Reaksi internasional beragam. Irak mengutuk keras serangan Israel, menuduhnya berupaya menggagalkan gencatan senjata dua minggu yang disepakati. Sementara itu, sejumlah negara Barat menekankan pentingnya menahan eskalasi lebih lanjut dan menyerukan investigasi independen terhadap dugaan pelanggaran hukum humaniter.
Analisis para pakar geopolitik menyoroti bahwa ancaman Iran dapat memperdalam ketegangan regional. Jika Iran memilih menanggapi dengan serangan balasan, wilayah Teluk, termasuk Selat Hormuz, berisiko menjadi arena baru konflik. Namun, pejabat Iran juga menekankan bahwa tindakan mereka akan bersifat proporsional dan berfokus pada menegakkan hak Lebanon atas kedaulatan.

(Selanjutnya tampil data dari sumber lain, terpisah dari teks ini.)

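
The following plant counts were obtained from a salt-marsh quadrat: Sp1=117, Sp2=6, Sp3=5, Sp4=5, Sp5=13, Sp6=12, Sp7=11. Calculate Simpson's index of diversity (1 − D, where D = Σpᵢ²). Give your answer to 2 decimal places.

Total N = 117+6+5+5+13+12+11 = 169, so the proportions are 0.6923, 0.0355, 0.0296, 0.0296, 0.0769, 0.071, 0.0651 (working shown to 4 dp, full precision carried).
D = 0.6923² + 0.0355² + 0.0296² + 0.0296² + 0.0769² + 0.071² + 0.0651² = 0.4793 + 0.0013 + 0.0009 + 0.0009 + 0.0059 + 0.0050 + 0.0042 = 0.4975.
So 1 − D = 0.5025, i.e. 0.50 to 2 decimal places.

0.50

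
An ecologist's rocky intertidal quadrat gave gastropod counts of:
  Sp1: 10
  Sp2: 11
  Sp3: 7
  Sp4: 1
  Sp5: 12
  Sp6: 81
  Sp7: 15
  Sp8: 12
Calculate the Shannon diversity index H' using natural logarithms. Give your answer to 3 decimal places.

Total N = 10+11+7+1+12+81+15+12 = 149, so the proportions are 0.06711, 0.07383, 0.04698, 0.00671, 0.08054, 0.54362, 0.10067, 0.08054 (working shown to 5 dp, full precision carried).
Each pᵢ ln pᵢ term: 0.06711×(-2.70136)=-0.18130, 0.07383×(-2.60605)=-0.19239, 0.04698×(-3.05804)=-0.14367, 0.00671×(-5.00395)=-0.03358, 0.08054×(-2.51904)=-0.20288, 0.54362×(-0.60950)=-0.33134, 0.10067×(-2.29590)=-0.23113, 0.08054×(-2.51904)=-0.20288.
Sum = -1.51916, so H' = 1.519.

1.519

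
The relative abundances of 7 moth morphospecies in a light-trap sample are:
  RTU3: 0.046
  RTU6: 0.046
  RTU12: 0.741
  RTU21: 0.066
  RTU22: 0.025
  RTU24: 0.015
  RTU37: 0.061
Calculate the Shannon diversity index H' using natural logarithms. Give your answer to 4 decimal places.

Each pᵢ ln pᵢ term (working shown to 6 dp, full precision carried): 0.046×(-3.079114)=-0.141639, 0.046×(-3.079114)=-0.141639, 0.741×(-0.299755)=-0.222118, 0.066×(-2.718101)=-0.179395, 0.025×(-3.688879)=-0.092222, 0.015×(-4.199705)=-0.062996, 0.061×(-2.796881)=-0.170610.
Sum = -1.010619, so H' = 1.0106.

1.0106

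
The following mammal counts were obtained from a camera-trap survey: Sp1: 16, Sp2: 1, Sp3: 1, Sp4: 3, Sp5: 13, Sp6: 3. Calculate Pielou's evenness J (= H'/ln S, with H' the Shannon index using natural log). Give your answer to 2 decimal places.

0.74

Total N = 16+1+1+3+13+3 = 37, so the proportions are 0.4324, 0.027, 0.027, 0.0811, 0.3514, 0.0811 (working shown to 4 dp, full precision carried).
H' = −Σ pᵢ ln pᵢ = −((-0.3625) + (-0.0976) + (-0.0976) + (-0.2037) + (-0.3675) + (-0.2037)) = 1.3326.
With S = 6 species, ln S = 1.7918, so J = 1.3326/1.7918 = 0.7437, i.e. 0.74 to 2 decimal places.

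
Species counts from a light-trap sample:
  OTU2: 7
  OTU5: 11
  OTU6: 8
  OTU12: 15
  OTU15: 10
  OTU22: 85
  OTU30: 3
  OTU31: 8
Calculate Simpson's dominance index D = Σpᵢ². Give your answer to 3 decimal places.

Total N = 7+11+8+15+10+85+3+8 = 147, so the proportions are 0.04762, 0.07483, 0.05442, 0.10204, 0.06803, 0.57823, 0.02041, 0.05442 (working shown to 5 dp, full precision carried).
D = 0.04762² + 0.07483² + 0.05442² + 0.10204² + 0.06803² + 0.57823² + 0.02041² + 0.05442² = 0.00227 + 0.00560 + 0.00296 + 0.01041 + 0.00463 + 0.33435 + 0.00042 + 0.00296 = 0.36360.
To 3 decimal places, D = 0.364.

0.364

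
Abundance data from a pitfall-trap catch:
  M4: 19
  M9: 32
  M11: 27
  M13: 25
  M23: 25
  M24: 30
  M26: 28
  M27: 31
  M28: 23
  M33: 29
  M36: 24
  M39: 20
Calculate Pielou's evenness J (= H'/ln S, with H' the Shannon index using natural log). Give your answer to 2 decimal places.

Total N = 19+32+27+25+25+30+28+31+23+29+24+20 = 313, so the proportions are 0.0607, 0.1022, 0.0863, 0.0799, 0.0799, 0.0958, 0.0895, 0.099, 0.0735, 0.0927, 0.0767, 0.0639 (working shown to 4 dp, full precision carried).
H' = −Σ pᵢ ln pᵢ = −((-0.1701) + (-0.2331) + (-0.2114) + (-0.2019) + (-0.2019) + (-0.2248) + (-0.2159) + (-0.2290) + (-0.1918) + (-0.2204) + (-0.1969) + (-0.1757)) = 2.4730.
With S = 12 species, ln S = 2.4849, so J = 2.4730/2.4849 = 0.9952, i.e. 1.00 to 2 decimal places.

1.00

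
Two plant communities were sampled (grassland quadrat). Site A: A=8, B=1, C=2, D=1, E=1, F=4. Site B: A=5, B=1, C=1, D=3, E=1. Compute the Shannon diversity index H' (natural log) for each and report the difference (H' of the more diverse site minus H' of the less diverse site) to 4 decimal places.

Site A: N=17, proportions 0.470588, 0.058824, 0.117647, 0.058824, 0.058824, 0.235294, giving H' = 1.446919 (working shown to 6 dp, full precision carried).
Site B: N=11, proportions 0.454545, 0.090909, 0.090909, 0.272727, 0.090909, giving H' = 1.366711.
Difference = |1.446919 − 1.366711| = 0.080208, i.e. 0.0802 to 4 decimal places.

0.0802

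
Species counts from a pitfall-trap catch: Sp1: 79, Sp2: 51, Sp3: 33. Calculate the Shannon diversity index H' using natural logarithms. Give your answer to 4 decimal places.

1.0380

Total N = 79+51+33 = 163, so the proportions are 0.484663, 0.312883, 0.202454 (working shown to 6 dp, full precision carried).
Each pᵢ ln pᵢ term: 0.484663×(-0.724302)=-0.351042, 0.312883×(-1.161925)=-0.363547, 0.202454×(-1.597243)=-0.323368.
Sum = -1.037957, so H' = 1.0380.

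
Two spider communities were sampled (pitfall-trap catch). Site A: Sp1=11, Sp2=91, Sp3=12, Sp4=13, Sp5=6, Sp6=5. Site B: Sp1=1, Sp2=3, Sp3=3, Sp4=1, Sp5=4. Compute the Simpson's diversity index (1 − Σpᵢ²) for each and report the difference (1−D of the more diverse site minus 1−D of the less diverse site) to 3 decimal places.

0.211

Site A: N=138, proportions 0.07971, 0.65942, 0.08696, 0.0942, 0.04348, 0.03623, giving 1−D = 0.53917 (working shown to 5 dp, full precision carried).
Site B: N=12, proportions 0.08333, 0.25, 0.25, 0.08333, 0.33333, giving 1−D = 0.75000.
Difference = |0.53917 − 0.75000| = 0.21083, i.e. 0.211 to 3 decimal places.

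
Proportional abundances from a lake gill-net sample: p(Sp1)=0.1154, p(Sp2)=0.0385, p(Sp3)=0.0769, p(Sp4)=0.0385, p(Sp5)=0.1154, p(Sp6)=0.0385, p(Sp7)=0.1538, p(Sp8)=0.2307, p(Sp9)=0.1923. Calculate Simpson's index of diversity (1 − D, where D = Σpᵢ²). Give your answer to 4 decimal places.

D = 0.1154² + 0.0385² + 0.0769² + 0.0385² + 0.1154² + 0.0385² + 0.1538² + 0.2307² + 0.1923² = 0.0133172 + 0.0014823 + 0.0059136 + 0.0014823 + 0.0133172 + 0.0014823 + 0.0236544 + 0.0532225 + 0.0369793 = 0.1508509 (working shown to 7 dp, full precision carried).
So 1 − D = 0.8491491, i.e. 0.8491 to 4 decimal places.

0.8491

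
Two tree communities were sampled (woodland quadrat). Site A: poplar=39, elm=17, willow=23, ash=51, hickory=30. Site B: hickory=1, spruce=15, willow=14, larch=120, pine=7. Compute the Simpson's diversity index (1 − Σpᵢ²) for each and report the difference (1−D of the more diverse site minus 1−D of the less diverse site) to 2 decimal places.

0.38

Site A: N=160, proportions 0.2437, 0.1062, 0.1437, 0.3187, 0.1875, giving 1−D = 0.7719 (working shown to 4 dp, full precision carried).
Site B: N=157, proportions 0.0064, 0.0955, 0.0892, 0.7643, 0.0446, giving 1−D = 0.3967.
Difference = |0.7719 − 0.3967| = 0.3752, i.e. 0.38 to 2 decimal places.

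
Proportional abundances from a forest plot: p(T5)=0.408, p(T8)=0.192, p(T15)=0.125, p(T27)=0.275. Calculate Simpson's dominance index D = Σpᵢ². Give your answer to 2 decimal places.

0.29

D = 0.408² + 0.192² + 0.125² + 0.275² = 0.1665 + 0.0369 + 0.0156 + 0.0756 = 0.2946 (working shown to 4 dp, full precision carried).
To 2 decimal places, D = 0.29.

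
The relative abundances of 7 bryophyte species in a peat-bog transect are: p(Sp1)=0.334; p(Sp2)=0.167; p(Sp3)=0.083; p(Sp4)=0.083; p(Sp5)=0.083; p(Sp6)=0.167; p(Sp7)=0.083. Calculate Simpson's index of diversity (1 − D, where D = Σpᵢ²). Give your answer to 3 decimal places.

0.805

D = 0.334² + 0.167² + 0.083² + 0.083² + 0.083² + 0.167² + 0.083² = 0.11156 + 0.02789 + 0.00689 + 0.00689 + 0.00689 + 0.02789 + 0.00689 = 0.19489 (working shown to 5 dp, full precision carried).
So 1 − D = 0.80511, i.e. 0.805 to 3 decimal places.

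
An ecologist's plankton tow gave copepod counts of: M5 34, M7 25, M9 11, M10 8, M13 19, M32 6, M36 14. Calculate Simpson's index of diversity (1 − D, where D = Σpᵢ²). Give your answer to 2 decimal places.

0.81

Total N = 34+25+11+8+19+6+14 = 117, so the proportions are 0.2906, 0.2137, 0.094, 0.0684, 0.1624, 0.0513, 0.1197 (working shown to 4 dp, full precision carried).
D = 0.2906² + 0.2137² + 0.094² + 0.0684² + 0.1624² + 0.0513² + 0.1197² = 0.0844 + 0.0457 + 0.0088 + 0.0047 + 0.0264 + 0.0026 + 0.0143 = 0.1869.
So 1 − D = 0.8131, i.e. 0.81 to 2 decimal places.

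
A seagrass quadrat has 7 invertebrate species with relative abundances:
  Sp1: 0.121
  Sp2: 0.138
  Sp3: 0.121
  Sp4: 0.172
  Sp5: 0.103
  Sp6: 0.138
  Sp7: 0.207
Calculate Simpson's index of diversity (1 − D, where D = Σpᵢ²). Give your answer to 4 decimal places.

0.8496

D = 0.121² + 0.138² + 0.121² + 0.172² + 0.103² + 0.138² + 0.207² = 0.014641 + 0.019044 + 0.014641 + 0.029584 + 0.010609 + 0.019044 + 0.042849 = 0.150412 (working shown to 6 dp, full precision carried).
So 1 − D = 0.849588, i.e. 0.8496 to 4 decimal places.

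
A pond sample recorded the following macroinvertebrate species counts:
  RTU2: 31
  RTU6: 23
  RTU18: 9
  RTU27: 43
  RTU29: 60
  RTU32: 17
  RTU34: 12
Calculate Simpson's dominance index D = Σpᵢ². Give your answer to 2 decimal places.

0.20

Total N = 31+23+9+43+60+17+12 = 195, so the proportions are 0.159, 0.1179, 0.0462, 0.2205, 0.3077, 0.0872, 0.0615 (working shown to 4 dp, full precision carried).
D = 0.159² + 0.1179² + 0.0462² + 0.2205² + 0.3077² + 0.0872² + 0.0615² = 0.0253 + 0.0139 + 0.0021 + 0.0486 + 0.0947 + 0.0076 + 0.0038 = 0.1960.
To 2 decimal places, D = 0.20.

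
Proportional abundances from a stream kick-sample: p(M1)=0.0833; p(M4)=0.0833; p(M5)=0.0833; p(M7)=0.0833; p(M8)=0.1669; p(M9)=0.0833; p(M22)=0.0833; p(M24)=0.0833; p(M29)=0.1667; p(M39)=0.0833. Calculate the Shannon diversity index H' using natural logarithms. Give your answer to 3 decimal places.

Each pᵢ ln pᵢ term (working shown to 5 dp, full precision carried): 0.0833×(-2.48531)=-0.20703, 0.0833×(-2.48531)=-0.20703, 0.0833×(-2.48531)=-0.20703, 0.0833×(-2.48531)=-0.20703, 0.1669×(-1.79036)=-0.29881, 0.0833×(-2.48531)=-0.20703, 0.0833×(-2.48531)=-0.20703, 0.0833×(-2.48531)=-0.20703, 0.1667×(-1.79156)=-0.29865, 0.0833×(-2.48531)=-0.20703.
Sum = -2.25367, so H' = 2.254.

2.254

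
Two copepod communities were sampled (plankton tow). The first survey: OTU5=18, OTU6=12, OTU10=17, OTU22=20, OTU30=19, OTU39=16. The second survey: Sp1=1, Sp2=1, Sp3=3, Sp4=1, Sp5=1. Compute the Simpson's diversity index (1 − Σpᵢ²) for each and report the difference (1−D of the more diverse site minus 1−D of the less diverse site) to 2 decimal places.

0.09

The first survey: N=102, proportions 0.1765, 0.1176, 0.1667, 0.1961, 0.1863, 0.1569, giving 1−D = 0.8295 (working shown to 4 dp, full precision carried).
The second survey: N=7, proportions 0.1429, 0.1429, 0.4286, 0.1429, 0.1429, giving 1−D = 0.7347.
Difference = |0.8295 − 0.7347| = 0.0948, i.e. 0.09 to 2 decimal places.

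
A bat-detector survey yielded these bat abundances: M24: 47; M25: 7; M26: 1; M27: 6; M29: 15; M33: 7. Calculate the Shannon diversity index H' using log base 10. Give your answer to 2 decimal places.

0.56

Total N = 47+7+1+6+15+7 = 83, so the proportions are 0.5663, 0.0843, 0.012, 0.0723, 0.1807, 0.0843 (working shown to 4 dp, full precision carried).
Each pᵢ log₁₀ pᵢ term: 0.5663×(-0.2470)=-0.1399, 0.0843×(-1.0740)=-0.0906, 0.012×(-1.9191)=-0.0231, 0.0723×(-1.1409)=-0.0825, 0.1807×(-0.7430)=-0.1343, 0.0843×(-1.0740)=-0.0906.
Sum = -0.5609, so H' = 0.56.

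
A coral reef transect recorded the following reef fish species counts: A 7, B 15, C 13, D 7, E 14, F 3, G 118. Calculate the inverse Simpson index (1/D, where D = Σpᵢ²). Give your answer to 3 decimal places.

Total N = 7+15+13+7+14+3+118 = 177, so the proportions are 0.039548, 0.084746, 0.073446, 0.039548, 0.079096, 0.016949, 0.666667 (working shown to 6 dp, full precision carried).
D = 0.039548² + 0.084746² + 0.073446² + 0.039548² + 0.079096² + 0.016949² + 0.666667² = 0.001564 + 0.007182 + 0.005394 + 0.001564 + 0.006256 + 0.000287 + 0.444444 = 0.466692.
So 1/D = 2.14274, i.e. 2.143 to 3 decimal places.

2.143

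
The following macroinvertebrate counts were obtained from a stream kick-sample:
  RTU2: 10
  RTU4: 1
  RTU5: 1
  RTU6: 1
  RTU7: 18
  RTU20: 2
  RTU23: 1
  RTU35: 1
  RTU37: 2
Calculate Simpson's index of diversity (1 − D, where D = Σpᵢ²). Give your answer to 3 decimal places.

0.681

Total N = 10+1+1+1+18+2+1+1+2 = 37, so the proportions are 0.27027, 0.02703, 0.02703, 0.02703, 0.48649, 0.05405, 0.02703, 0.02703, 0.05405 (working shown to 5 dp, full precision carried).
D = 0.27027² + 0.02703² + 0.02703² + 0.02703² + 0.48649² + 0.05405² + 0.02703² + 0.02703² + 0.05405² = 0.07305 + 0.00073 + 0.00073 + 0.00073 + 0.23667 + 0.00292 + 0.00073 + 0.00073 + 0.00292 = 0.31921.
So 1 − D = 0.68079, i.e. 0.681 to 3 decimal places.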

Ketegangan ini muncul di tengah upaya internasional untuk menstabilkan kawasan setelah serangkaian konflik bersenjata yang melibatkan Hezbollah, Israel, dan pasukan sekutu Amerika Serikat. Gencatan senjata yang baru saja disepakati diharapkan menjadi langkah awal menuju perdamaian, namun serangan Israel pada 8 April 2026 menguji komitmen semua pihak.
Dengan ribuan warga sipil terluka dan puluhan ratus meninggal, tekanan internasional untuk menghentikan kekerasan semakin kuat. Iran, yang menempatkan diri sebagai pelindung Lebanon dan pendukung Hezbollah, kini berada di persimpangan antara diplomasi dan aksi militer. Apa langkah selanjutnya akan sangat mempengaruhi dinamika keamanan Timur Tengah dalam beberapa minggu mendatang.